Die Umsetzung der Bundesratsinitiative in geltendes Recht wäre ein wichtiger Beitrag für mehr Tierschutz in Deutschland, denn verantwortungsvoller Umgang mit Tieren hört nicht im Stall auf, sondern er besteht aus unterschiedlichen Bausteinen.

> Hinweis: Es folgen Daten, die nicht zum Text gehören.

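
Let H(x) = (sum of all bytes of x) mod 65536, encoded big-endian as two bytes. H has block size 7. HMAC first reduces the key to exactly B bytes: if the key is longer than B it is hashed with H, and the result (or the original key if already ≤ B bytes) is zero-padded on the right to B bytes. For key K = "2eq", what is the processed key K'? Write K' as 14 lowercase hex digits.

32657100000000

Key "2eq" = 32 65 71 is 3 bytes ≤ B = 7; zero-pad to 7 bytes: K' = 32 65 71 00 00 00 00.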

Ich bin mir sicher, dass wir damit dem Wunsch der ganz großen Mehrheit der Verbraucherinnen und Verbraucher nachkommen. Ihnen ist es nämlich nicht egal, ob Tiere in Schlachthöfen respektvoll behandelt werden oder nicht. Das gilt für Menschen, die gerne Fleisch essen, genauso wie für Vegetarier oder Veganer.

Zur Wahrheit gehört aber auch, dass die Lösung des Problems nicht ganz einfach ist. Mit Recht weisen Vertreter der Gewerkschaft Nahrung, Genuss, Gaststätten darauf hin, dass auch die Persönlichkeitsrechte der Mitarbeiterinnen und Mitarbeiter in Schlachthöfen zu beachten sind.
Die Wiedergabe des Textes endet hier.